Are you GameDay enough to help pitch a circus tent in the middle of a large university, get under it and join in pandemonium that has just about everything but lions, tigers and bears?

Are you GameDay enough to go on national television scantily clad, fully intoxicated ... and not the least bit worried that parents across the nation - including yours - are seeing how hard-earned money is being spent?

If you're a member of the growing USC faithful, you'd better be. "College GameDay," ESPN's half-football, half-frat-party morning show that travels to the biggest college football games across the nation on Saturdays in the fall, might be coming to Los Angeles soon.

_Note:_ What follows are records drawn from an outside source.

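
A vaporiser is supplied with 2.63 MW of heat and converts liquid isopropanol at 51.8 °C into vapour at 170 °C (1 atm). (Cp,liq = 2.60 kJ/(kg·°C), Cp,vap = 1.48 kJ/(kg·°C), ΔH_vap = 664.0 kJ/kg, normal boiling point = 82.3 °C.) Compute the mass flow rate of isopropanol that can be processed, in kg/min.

Δh = 2.60×(82.3−51.8) + 664.0 + 1.48×(170−82.3) = 873.1 kJ/kg
Q = 2.63 MW = 2630 kJ/s = 157800 kJ/min
ṁ = Q/Δh = 157800 / 873.1 = 180.74 kg/min

ṁ = 181 kg/min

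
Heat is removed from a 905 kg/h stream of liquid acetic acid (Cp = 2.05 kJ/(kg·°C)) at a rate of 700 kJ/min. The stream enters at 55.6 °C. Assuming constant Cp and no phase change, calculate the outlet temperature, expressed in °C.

Q = 700 kJ/min = 42000 kJ/h
ΔT = Q/(ṁ·Cp) = 42000/(905×2.05) = 22.638 K
T_out = 55.6 − 22.638 = 32.962 °C

T_out = 33.0 °C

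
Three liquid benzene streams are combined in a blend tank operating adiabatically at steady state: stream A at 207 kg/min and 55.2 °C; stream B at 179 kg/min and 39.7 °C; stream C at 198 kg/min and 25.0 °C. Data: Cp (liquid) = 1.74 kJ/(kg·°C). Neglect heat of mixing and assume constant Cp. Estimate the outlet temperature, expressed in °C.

T_out = 40.2 °C

No heat crosses the boundary, so H_out = H_in.
Σ ṁᵢCp,ᵢTᵢ = 207×1.74×55.2 + 179×1.74×39.7 + 198×1.74×25.0 = 40860
Σ ṁᵢCp,ᵢ = 207×1.74 + 179×1.74 + 198×1.74 = 1016.2
T_out = 40860 / 1016.2 = 40.21 °C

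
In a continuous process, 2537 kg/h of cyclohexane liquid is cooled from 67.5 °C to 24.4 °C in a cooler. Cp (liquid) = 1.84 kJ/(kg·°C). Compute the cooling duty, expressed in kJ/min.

Q_c = 3350 kJ/min

Q = ṁ·Cp·ΔT = 2537 × 1.84 × (24.4 − 67.5) = -201190 kJ/h
Converting: 201190 / 3600 s = 55.887 kW
Cooling duty = 3353.2 kJ/min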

ESPN's Mark Gross, coordinating producer of the madness, said earlier this week there's a chance the Oct. 9 USC-California game could bring the show's rock stars, er, hosts, Chris Fowler, Kirk Herbstreit and Lee Corso, to the West Coast for only the fifth time since the show began traveling in 1993.

"That game is on our radar," Gross said, adding it will likely compete against other big college football match-ups that day, including LSU-Florida and Tennessee-Georgia, for the right to host "GameDay."

Every August, Gross sits down with Fowler, Herbstreit, Corso and many other members of the show on Mondays to discuss what the largest college football game between two schools will be that given week. They must choose where ESPN should ship "GameDay's" crew of more than 50 to set up a makeshift studio somewhere around tailgates on the home team's campus to do the weekly 90-minute show live.

By the week's end, the staff selects a school, rehearses the show and then begins the all-out circus. It has taped features, analysis, corky commentary from Herbstreit and Corso and just about anything else that comes with filming a television show - live! - with thousands of screaming students and fans in the background.